Luis Von Ahn, Duolingo. L'objectif de Duolingo  est d'offrir à sa communauté une méthode d'apprentissage de langues étrangères gratuite. Nous avons lancé la version Web de notre produit, il y a un an, et avons sorti l'application iOS fin 2012. La version Android n'est apparue qu'il y a trois semaines mais connait déjà un succès fulgurant, et dépasse déjà le million de téléchargements. 75% de notre trafic provient du mobile et pour moitié d'iOS.

Selon une étude que nous avons commandée à un organisme pour tester l'efficacité de notre méthode, 34 heures passées sur l'application correspondent à un semestre d'étude.

Comment faites-vous pour inciter l'utilisateur à rester sur l'application et persévérer dans ses efforts ?

Tout l'enjeu est de réussir à garder l'utilisateur motivé tout au long des exercices qu'il va effectuer. Les mécaniques de la gamification sont la clé de voûte de de cet objectif. L'utilisateur débute chaque journée avec trois "cœurs" et en perd un à chaque fois qu'il échoue à une leçon. A l'inverse, toute réussite débloque automatiquement une nouvelle leçon. 

De même, nous envoyons un push quotidien à nos utilisateurs pour les inciter à revenir sur l'application en leur expliquant que la réussite de l'apprentissage passe par l'assiduité. D'ailleurs, nous affichons systématiquement le nombre de jours consécutifs durant lesquels l'application a été utilisée et envisageons de donner des récompenses à ceux qui atteignent certains paliers. Et ça marche, nos utilisateurs passent en moyenne 30 minutes par jour sur l'application. Un niveau d'engagement que peu d'applications peuvent se targuer d'atteindre.

Quel est votre business model ?

Nous nous démarquons vraiment de la concurrence car nous sommes complètement gratuits, sans publicité et sans achat in-app. Ce positionnement me semble être le bon dans la mesure où la publicité sur mobile se vend une misère... Nous tenons par ailleurs à rester gratuits, d'autant que nous nous adressons à une audience qui n'a pas forcément les moyens de se payer des leçons.

Notre business model repose sur ce que nous avons baptisé le crowdsourcing de la traduction. Nous proposons aux utilisateurs de mettre en pratique les concepts qu'ils viennent d'apprendre en les appliquant à des articles qu'ils sont chargés de traduire pour le compte d'éditeurs partenaires qui, eux, nous payent. Ça marche d'autant plus que 50% de nos utilisateurs acceptent d'effectuer ces exercices. Notre parc de traducteurs va donc en s'aguerrissant. 

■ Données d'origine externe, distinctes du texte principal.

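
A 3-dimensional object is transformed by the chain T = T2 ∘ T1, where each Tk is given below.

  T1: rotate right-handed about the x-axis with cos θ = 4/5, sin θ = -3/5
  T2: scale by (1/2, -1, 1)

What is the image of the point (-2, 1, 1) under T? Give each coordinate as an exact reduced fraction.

T1 rotate right-handed about the x-axis with cos θ = 4/5, sin θ = -3/5: (-2, 1, 1) → (-2, 7/5, 1/5)
T2 scale by (1/2, -1, 1): (-2, 7/5, 1/5) → (-1, -7/5, 1/5)

T(p) = (-1, -7/5, 1/5)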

Quel genre de sociétés recourt à vos services ?

A ce jour, il s'agit principalement de groupes médias d'information générales qui se trouvent être intéressés par les tarifs que nous pratiquons, forcément plus abordables que les acteurs traditionnels, dans la mesure où notre communauté fait ça gratuitement. Débutants, intermédiaires et avancés, il y en a pour tous les niveaux et l'expertise de notre communauté s'agrandit au fur et à mesure.

Peut-être irons-nous vers de la traduction plus business, dans le juridique ou la finance... Mais j'avoue qu'il est encore trop tôt pour dire si l'expertise de notre communauté sera suffisante pour satisfaire aux exigences techniques de ces professions.

Vous vous êtes lancés aux Etats-Unis. Comment se structure votre audience ?

4,5 millions de personnes utilisent notre service sans que nous ayons eu à dépenser 1 euro en budget media. 30% d'entre eux sont localisées aux Etats-Unis, notre marché d'origine. Il y a peu, ce ratio était de 70%.

Nous concentrons aujourd'hui notre développement dans des régions telles que l'Amérique Latine, l'Europe et l'Asie, cette dernière étant potentiellement un très gros marché. Le Brésil est également un pays en très fort développement. Il représente aujourd'hui 15% de notre audience.

Quels sont vos projets ?

Nous lançons notre application iPad le 11 juillet avec des fonctionnalités pensées pour cet écran plus grand qui s'invite progressivement dans les foyers. Nous recevons également des centaines de mails par jour nous demandant d'ajouter de nouvelles langues. C'est malheureusement un processus relativement long. C'est pourquoi nous travaillons au développement d'un outil qui permettrait à la communauté de contribuer elle-même au lancement d'un nouveau programme de langue.

Duolingo a été créé à Pittsburgh (Pennsylvanie) en novembre 2011 par Luis Von Ahn, déjà créateur de reCaptcha. La start-up a levé 18,3 millions de dollars depuis sa création via deux tours de tables, auprès notamment d'Union Square Venture et News Enterprise Assoicates. Le produit a été lancé il y a deux mois de cela en France et s'est très vite imposé comme l'application gratuite pour iPhone n°1 dans l'Hexagone.